Closed Yocodeyo closed 4 years ago
hi @Yocodeyo, thanks for running this, actually you should easily get the high accuracy at first epoch with MNIST assuming the config file is the same. For instance, this is the what I just trained:
$ > run_hsicbt -cfg config/hsicsolve-beta.yaml -tt hsictrain -dc mnist -lr 0.001 -s 6 -ld 200 -dt 5
Loaded [config/hsicsolve-beta.yaml]
# # # # # # # # # # # # # # # # # # # #
# HSIC-Bottleneck training
# # # # # # # # # # # # # # # # # # # #
Train Epoch: 1 [ 60160/60160 (100%)] H_hx:5.7293 H_hy:7.9651: 100%|█████████████████| 235/235.0 [00:36<00:00, 6.38it/s]
Epoch - [0001]: Training Acc: 96.69
Epoch - [0001]: Testing Acc: 96.26
I guess you can try to run the following snippet code to see what's going on for your failing case. It produces the argmax of the activation according each class, and save it as a figure you can check visually.
from hsicbt.utils import plot
your_activation = "./assets/activation/hsic-solve-hsictrain-mnist.npy"

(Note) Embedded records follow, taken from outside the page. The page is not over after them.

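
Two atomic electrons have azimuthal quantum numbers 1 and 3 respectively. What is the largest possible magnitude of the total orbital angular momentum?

By the triangle rule, |l₁ − l₂| ≤ L ≤ l₁ + l₂.
Allowed values: L = 2, 3, 4.
The largest magnitude corresponds to L = 4: |L_tot| = ℏ√(4·5) = 2√5 ℏ.

|L_tot|_max = 2√5 ℏ ≈ 4.472ℏ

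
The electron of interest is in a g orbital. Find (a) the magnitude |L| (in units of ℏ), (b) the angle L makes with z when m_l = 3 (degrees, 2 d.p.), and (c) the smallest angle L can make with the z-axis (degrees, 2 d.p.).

For a g orbital, l = 4.
|L| = ℏ√(4·5) = 2√5 ℏ ≈ 4.472ℏ.
For m_l = 3: cos θ = 3/√20, θ ≈ 47.87°.
cos θ_min = 4/√20, so θ_min ≈ 26.57°.

|L| = 2√5 ℏ ≈ 4.472ℏ; θ(m_l=3) ≈ 47.87°; θ_min ≈ 26.57°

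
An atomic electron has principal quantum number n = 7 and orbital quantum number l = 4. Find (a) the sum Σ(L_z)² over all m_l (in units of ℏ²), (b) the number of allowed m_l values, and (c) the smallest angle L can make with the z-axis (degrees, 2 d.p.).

Σ(L_z)² = 60 ℏ²; 9 values; θ_min ≈ 26.57°

Σ m_l² = 60, so Σ(L_z)² = 60 ℏ².
There are 2l+1 = 9 values of m_l.
cos θ_min = 4/√20, so θ_min ≈ 26.57°.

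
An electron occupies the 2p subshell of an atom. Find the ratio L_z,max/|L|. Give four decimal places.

2p means n = 2, l = 1.
|L| = √2 ℏ ≈ 1.4142ℏ, while L_z,max = lℏ = 1ℏ.
L_z,max/|L| = 1/√2 = 0.7071.

L_z,max/|L| = 0.7071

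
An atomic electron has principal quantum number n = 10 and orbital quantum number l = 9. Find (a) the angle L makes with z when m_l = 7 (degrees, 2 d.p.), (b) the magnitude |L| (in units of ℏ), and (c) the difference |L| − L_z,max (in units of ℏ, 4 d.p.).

θ(m_l=7) ≈ 42.45°; |L| = 3√10 ℏ ≈ 9.487ℏ; |L|−L_z,max ≈ 0.4868ℏ

For m_l = 7: cos θ = 7/√90, θ ≈ 42.45°.
|L| = ℏ√(9·10) = 3√10 ℏ ≈ 9.487ℏ.
|L| − L_z,max = (3√10 − 9)ℏ ≈ 0.4868ℏ.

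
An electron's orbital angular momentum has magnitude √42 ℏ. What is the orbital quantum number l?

l = 6

(|L|/ℏ)² = l(l+1) = 42.
The positive root is l = 6.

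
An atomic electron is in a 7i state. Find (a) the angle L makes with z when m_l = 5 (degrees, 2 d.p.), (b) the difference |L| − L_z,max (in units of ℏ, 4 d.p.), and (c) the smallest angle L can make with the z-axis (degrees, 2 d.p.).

The 7i subshell has l = 6.
For m_l = 5: cos θ = 5/√42, θ ≈ 39.51°.
|L| − L_z,max = (√42 − 6)ℏ ≈ 0.4807ℏ.
cos θ_min = 6/√42, so θ_min ≈ 22.21°.

θ(m_l=5) ≈ 39.51°; |L|−L_z,max ≈ 0.4807ℏ; θ_min ≈ 22.21°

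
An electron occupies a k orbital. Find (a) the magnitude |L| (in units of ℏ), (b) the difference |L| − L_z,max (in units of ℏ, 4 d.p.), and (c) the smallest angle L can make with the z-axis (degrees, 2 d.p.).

|L| = 2√14 ℏ ≈ 7.483ℏ; |L|−L_z,max ≈ 0.4833ℏ; θ_min ≈ 20.70°

The letter k corresponds to l = 7.
|L| = ℏ√(7·8) = 2√14 ℏ ≈ 7.483ℏ.
|L| − L_z,max = (2√14 − 7)ℏ ≈ 0.4833ℏ.
cos θ_min = 7/√56, so θ_min ≈ 20.70°.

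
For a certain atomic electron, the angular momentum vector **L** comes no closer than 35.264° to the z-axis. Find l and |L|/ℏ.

At minimum angle, m_l = l, so cos θ = l/√(l(l+1)); cos²θ = l/(l+1) = 0.6667.
Solving: l = 2.
Then |L| = ℏ√(2·3) = √6 ℏ.

l = 2, |L| = √6 ℏ ≈ 2.449ℏ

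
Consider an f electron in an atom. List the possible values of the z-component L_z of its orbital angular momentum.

L_z ∈ {−3ℏ, −2ℏ, −ℏ, 0, ℏ, 2ℏ, 3ℏ}

For an f orbital, l = 3.
L_z = m_l ℏ with m_l ranging from −l to +l in integer steps.
For l = 3: m_l ∈ {-3, -2, -1, 0, 1, 2, 3}.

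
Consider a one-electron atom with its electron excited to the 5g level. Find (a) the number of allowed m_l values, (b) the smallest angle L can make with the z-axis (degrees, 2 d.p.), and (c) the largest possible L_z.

The 5g level has l = 4.
There are 2l+1 = 9 values of m_l.
cos θ_min = 4/√20, so θ_min ≈ 26.57°.
L_z,max = lℏ = 4ℏ.

9 values; θ_min ≈ 26.57°; L_z,max = 4ℏ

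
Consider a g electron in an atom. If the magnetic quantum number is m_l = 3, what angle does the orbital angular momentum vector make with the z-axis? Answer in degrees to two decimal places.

θ ≈ 47.87°

For a g orbital, l = 4.
|L| = √(l(l+1)) ℏ = 2√5 ℏ.
L_z = m_l ℏ = 3ℏ.
cos θ = L_z/|L| = 3/√20, so θ ≈ 47.87°.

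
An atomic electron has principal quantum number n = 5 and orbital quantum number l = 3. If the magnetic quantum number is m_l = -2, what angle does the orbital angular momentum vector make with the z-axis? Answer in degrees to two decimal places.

θ ≈ 125.26°

|L|² = l(l+1)ℏ² = 12ℏ², so |L| = 2√3 ℏ.
L_z = m_l ℏ = −2ℏ.
cos θ = L_z/|L| = -2/√12, so θ ≈ 125.26°.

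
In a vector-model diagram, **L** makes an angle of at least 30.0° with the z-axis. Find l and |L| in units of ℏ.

l = 3, |L| = 2√3 ℏ ≈ 3.464ℏ

cos θ_min = l/√(l(l+1)) = √(l/(l+1)), so l/(l+1) = cos²(30.0°) = 0.7500.
Solving: l = 3.
Then |L| = ℏ√(3·4) = 2√3 ℏ.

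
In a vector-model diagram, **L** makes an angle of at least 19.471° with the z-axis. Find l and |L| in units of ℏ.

cos²θ_min = l/(l+1) = 0.8889.
Thus l = 0.8889/(1 − 0.8889) ≈ 8.
Then |L| = ℏ√(8·9) = 6√2 ℏ.

l = 8, |L| = 6√2 ℏ ≈ 8.485ℏ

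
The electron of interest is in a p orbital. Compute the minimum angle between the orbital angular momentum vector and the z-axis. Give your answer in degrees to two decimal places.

θ_min ≈ 45.00°

For a p orbital, l = 1.
|L|² = l(l+1)ℏ² = 2ℏ², so |L| = √2 ℏ.
The smallest angle corresponds to the largest L_z, i.e. m_l = l = 1, giving L_z = 1ℏ.
cos θ_min = 1/√2, so θ_min ≈ 45.00°.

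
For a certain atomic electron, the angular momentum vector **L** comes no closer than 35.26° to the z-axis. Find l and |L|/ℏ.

cos θ_min = l/√(l(l+1)) = √(l/(l+1)), so l/(l+1) = cos²(35.26°) = 0.6667.
Solving: l = 2.
Then |L| = ℏ√(2·3) = √6 ℏ.

l = 2, |L| = √6 ℏ ≈ 2.449ℏ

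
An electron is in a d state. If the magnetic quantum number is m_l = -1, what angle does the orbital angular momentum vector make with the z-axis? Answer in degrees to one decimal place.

θ ≈ 114.1°

A d state has l = 2.
|L|² = l(l+1)ℏ² = 6ℏ², so |L| = √6 ℏ.
L_z = m_l ℏ = −1ℏ.
cos θ = L_z/|L| = -1/√6, so θ ≈ 114.1°.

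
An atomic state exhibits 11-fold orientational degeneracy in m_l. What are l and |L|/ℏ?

l = 5, |L| = √30 ℏ ≈ 5.477ℏ

11 = 2l + 1, so l = (11−1)/2 = 5.
Then |L| = √(l(l+1)) ℏ = √30 ℏ.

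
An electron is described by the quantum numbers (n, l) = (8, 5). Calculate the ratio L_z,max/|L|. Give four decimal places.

|L| = √30 ℏ ≈ 5.4772ℏ, while L_z,max = lℏ = 5ℏ.
L_z,max/|L| = 5/√30 = 0.9129.

L_z,max/|L| = 0.9129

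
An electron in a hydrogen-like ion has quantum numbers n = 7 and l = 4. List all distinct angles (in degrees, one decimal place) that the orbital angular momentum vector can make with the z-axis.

θ ∈ {26.6°, 47.9°, 63.4°, 77.1°, 90.0°, 102.9°, 116.6°, 132.1°, 153.4°}

|L| = √(l(l+1)) ℏ = 2√5 ℏ.
cos θ = m_l/√20 for each m_l ∈ {-4, -3, -2, -1, 0, 1, 2, 3, 4}.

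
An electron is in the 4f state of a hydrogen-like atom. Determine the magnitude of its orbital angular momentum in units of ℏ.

|L| = 2√3 ℏ ≈ 3.464ℏ

The 4f subshell has l = 3.
|L| = ℏ√(l(l+1)) = ℏ√(3·4) = 2√3 ℏ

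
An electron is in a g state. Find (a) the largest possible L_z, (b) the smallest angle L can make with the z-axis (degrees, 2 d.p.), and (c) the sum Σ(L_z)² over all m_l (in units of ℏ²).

For a g orbital, l = 4.
L_z,max = lℏ = 4ℏ.
cos θ_min = 4/√20, so θ_min ≈ 26.57°.
Σ m_l² = 60, so Σ(L_z)² = 60 ℏ².

L_z,max = 4ℏ; θ_min ≈ 26.57°; Σ(L_z)² = 60 ℏ²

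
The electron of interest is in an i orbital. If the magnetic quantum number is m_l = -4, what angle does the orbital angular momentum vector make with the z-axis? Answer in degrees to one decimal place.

The letter i corresponds to l = 6.
|L| = √(l(l+1)) ℏ = √42 ℏ.
L_z = m_l ℏ = −4ℏ.
cos θ = L_z/|L| = -4/√42, so θ ≈ 128.1°.

θ ≈ 128.1°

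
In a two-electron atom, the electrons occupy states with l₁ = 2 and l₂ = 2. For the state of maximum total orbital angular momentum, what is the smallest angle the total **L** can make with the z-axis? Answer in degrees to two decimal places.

By the triangle rule, |l₁ − l₂| ≤ L ≤ l₁ + l₂.
So L can be 0, 1, 2, 3, 4.
The maximum is L = 4, with |L_tot| = ℏ√(4·5) = 2√5 ℏ.
The minimum angle with z is arccos(4/√20) ≈ 26.57°.

θ_min ≈ 26.57°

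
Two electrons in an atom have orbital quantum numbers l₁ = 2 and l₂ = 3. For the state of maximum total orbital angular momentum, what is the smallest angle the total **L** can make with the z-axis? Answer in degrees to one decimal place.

Angular momentum addition gives L = |l₁ − l₂|, …, l₁ + l₂.
Allowed values: L = 1, 2, 3, 4, 5.
The maximum is L = 5, with |L_tot| = ℏ√(5·6) = √30 ℏ.
The minimum angle with z is arccos(5/√30) ≈ 24.1°.

θ_min ≈ 24.1°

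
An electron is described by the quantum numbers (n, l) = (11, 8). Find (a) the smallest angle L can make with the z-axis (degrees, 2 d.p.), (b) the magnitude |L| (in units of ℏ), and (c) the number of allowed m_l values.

cos θ_min = 8/√72, so θ_min ≈ 19.47°.
|L| = ℏ√(8·9) = 6√2 ℏ ≈ 8.485ℏ.
There are 2l+1 = 17 values of m_l.

θ_min ≈ 19.47°; |L| = 6√2 ℏ ≈ 8.485ℏ; 17 values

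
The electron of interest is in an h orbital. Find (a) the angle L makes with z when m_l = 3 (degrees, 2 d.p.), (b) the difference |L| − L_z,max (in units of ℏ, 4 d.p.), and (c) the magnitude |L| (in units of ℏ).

For an h orbital, l = 5.
For m_l = 3: cos θ = 3/√30, θ ≈ 56.79°.
|L| − L_z,max = (√30 − 5)ℏ ≈ 0.4772ℏ.
|L| = ℏ√(5·6) = √30 ℏ ≈ 5.477ℏ.

θ(m_l=3) ≈ 56.79°; |L|−L_z,max ≈ 0.4772ℏ; |L| = √30 ℏ ≈ 5.477ℏ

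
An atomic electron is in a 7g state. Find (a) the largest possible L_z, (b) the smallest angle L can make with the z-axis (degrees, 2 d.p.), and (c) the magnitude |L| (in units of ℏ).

7g means n = 7, l = 4.
L_z,max = lℏ = 4ℏ.
cos θ_min = 4/√20, so θ_min ≈ 26.57°.
|L| = ℏ√(4·5) = 2√5 ℏ ≈ 4.472ℏ.

L_z,max = 4ℏ; θ_min ≈ 26.57°; |L| = 2√5 ℏ ≈ 4.472ℏ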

plot.plot_activation_distribution(your_activation, 'just for test')
# [7, 6, 5, 4, 3, 2, 8, 1, 0, 9] <-- unformatted order printed, if you have repeated digits here then it's incorrect
plot.save_figure('/tmp/out.png')
Let me know what's your experience after this debugging, Thanks. (also I might be wrong)
Thank you so much for your prompt response!
I git clone this repository without making any changes to the code and tried running again and this is the output:
$ run_hsicbt -cfg config/hsicsolve-beta.yaml -tt hsictrain -dc mnist -lr 0.001 -s 6 -ld 200 -dt 5
Loaded [config/hsicsolve-beta.yaml]
# # # # # # # # # # # # # # # # # # # #
# HSIC-Bottleneck training
# # # # # # # # # # # # # # # # # # # #
Train Epoch: 1 [ 60160/60160 (100%)] H_hx:5.7292 H_hy:7.9651: 100%|███████████████████| 235/235
[00:44<00:00, 5.32it/s]
Epoch - [0001]: Training Acc: 0.00
Epoch - [0001]: Testing Acc: 0.00
For your information, I think training process is going well as the accuracy given by format training is quite high.
And thank you for your suggested snippet code! I got [7, 6, 5, 4, 3, 2, 8, 1, 0, 9] from that. This output look correct so it's still confusing why the accuracy is not reflected in a proper way.
unfortunately I can't reproduce your result, but here is the list I could recommend you for debugging purpose:
1) see unformatted order and result image by plot module (which you've did)
2) check the misc.get_accurarcy_hsic
function at the line in misc module, which is invoked by line in engine.py. The idea of that function is getting all activation and find the argmax one by one according to each class. (sorry it is quite ugly)
3) if the train_acc
is correct in engine.py, then it probably is the issue of print_highlight
function I made for color printing purpose. Maybe switch it to python builtin print.
again.... appreciate any suggestion and help. if you find something suspicious please let me know thanks
I found the cause of this problem! It seems to be related to how division is handled in python 2.7. Because in misc.get_accurarcy_hsic function, num_correct.shape[0] is an int and out.shape[0] is an int. If we follow accuracy = float(num_correct.shape[0]/out.shape[0]), it will be float(zero)=0.0. By changing to accuracy = float(num_correct.shape[0])/float(out.shape[0]), the problem is solved. Thanks a lot for your help! And this HSIC-Bottleneck is really an interesting piece of work:)
Hi, may I know why I got accuracy of zero for all 5 epochs when I run 'run_hsicbt -cfg config/hsicsolve-beta.yaml -tt hsictrain -dc mnist -lr 0.001 -s 6 -ld 200 -dt 5'? It will print out accuracy for unformat training which should not be zero right? Thank you!